The wizards’ slave, who actually is a young female kobold, runs around cleaning and feeding and generally doing upkeep on the castle and environs.

The D&D roots of the story are clear, and so it would be natural to take ideas from it for games. This sort of mega-dungeon, populated entirely by purpose rather than some sort of Gygaxian Naturalism would practically write itself once you got working on it. First, have some small parts of the dungeon complex be polymorphed victims, such as corridors, walls, and bridges. Even entire rooms could have once been a living being. Maybe the castle itself. Let them talk a bit, and either hamper or help adventurers with info. Have some victims be magical statues or mirrors that do helpful or harmful affects on those that dare to deal with them. And of course stock the dungeon with typical monster fare, but each and every one of these monsters was once a person, and they still have their original intelligence and can often still talk. Maybe some want to hurt the party to please the wizard and maybe get a reprieve from their curse; or maybe they will help if the party promises to kill the wizard, therefore relieving them of their predicament (of course, even if the wizard dies they still might be there).
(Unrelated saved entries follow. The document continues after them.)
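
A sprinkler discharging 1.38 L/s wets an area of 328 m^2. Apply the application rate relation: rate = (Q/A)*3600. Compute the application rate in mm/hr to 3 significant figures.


rate = (1.38 / 328) * 3600 = 15.1 mm/hr
Therefore the application rate = 15.1 mm/hr.


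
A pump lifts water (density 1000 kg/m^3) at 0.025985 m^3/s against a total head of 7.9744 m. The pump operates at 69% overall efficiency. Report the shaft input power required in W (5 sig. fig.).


Approach: apply hydraulic power then efficiency conversion, P = rho*g*Q*H; P_in = P/eta.
Step 1 — hydraulic power (P = rho*g*Q*H):
  P = 1000 * 9.81 * 0.025985 * 7.9744 = 2032.777 W
Step 2 — input power: P_in = P/eta = 2032.777 / 0.69 = 2946.1 W
Therefore the shaft input power required = 2946.1 W.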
Even some treasure items could be former foes of the wizard, such as talking jewelry, or intelligent swords and armor. And of course, don’t forget to have a helper/apprentice who runs around taking care of the place.

And perhaps the wizard has a massive spell cast on the castle itself, so that if anyone dies within it’s walls while opposing him, they automatically reincarnate in a different form rather than perish. Just another victim in the castle, rooting for the party to stop the foul sorcerer.

Awesome stuff, and probably the first time I got really good ideas from a book I could not finish.